Descrição de chapéu The New York Times

Emirados disputaram embaixada do Taleban com Qatar, revelam e-mails

DAVID D. KIRKPATRICK
DO "NEW YORK TIMES", EM LONDRES

Na rivalidade que há anos opõe os Emirados Árabes Unidos ao Qatar, os primeiros frequentemente acusaram o país vizinho de conluio com militantes islâmicos, citando como exemplo disso a abertura em 2013 de uma embaixada do grupo armado Taleban em Doha, a capital do Qatar.

Acaba de vir à tona que os Emirados Árabes Unidos tentaram convencer o Taleban a abrir uma embaixada em seu país, em lugar do Qatar. O embaixador árabe em Washington, Yousef al-Otaiba, chegou a receber um "telefonema irado" de um chanceler, na época, reclamando do fato de o grupo armado ter ido parar em Doha. A informação foi obtida de e-mails vazados da conta do embaixador.

Os e-mails são uma salva de tiros numa vendeta travada há dois meses entre os países do Golfo Pérsico, algo que vem dividindo os aliados de Washington nas lutas contra a milícia terrorista Estado Islâmico e contra o Irã.

Em junho os EAU, a Arábia Saudita, Bahrein e Egito cortaram relações comerciais e diplomáticas com o Qatar para castigar o país porque, segundo disseram, ele apoia o extremismo islâmico. O Qatar, que abriga a maior base aérea dos Estados Unidos na região, acusou a Arábia Saudita e os Emirados Árabes Unidos de criarem um pretexto para intimidá-lo.
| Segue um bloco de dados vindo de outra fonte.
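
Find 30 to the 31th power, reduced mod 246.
222

Repeated squaring. Binary of 31 = 11111.
30^1 ≡ 30 (mod 246); 30^2 ≡ 162 (mod 246); 30^4 ≡ 168 (mod 246); 30^8 ≡ 180 (mod 246); 30^16 ≡ 174 (mod 246)
30^31 = 30^1 × 30^2 × 30^4 × 30^8 × 30^16 ≡ 222 (mod 246)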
Qatar e Emirados Árabes Unidos são rivais intensos há anos, apesar de nominalmente serem aliados, além de ambos serem parceiros militares cruciais de Washington. Durante sua rixa recente, cada país acusou o outro de se imiscuir em seus assuntos internos.

Os defensores de cada lado acusam o lado oposto de ciberespionagem. Nos últimos dois anos, em um esforço aparente para causar constrangimento aos Emirados Árabes Unidos e beneficiar o Qatar, hackers anônimos transmitiram ao "New York Times" e outras organizações noticiosas uma longa série de e-mails vazados da conta de Hotmail do embaixador al-Otaiba.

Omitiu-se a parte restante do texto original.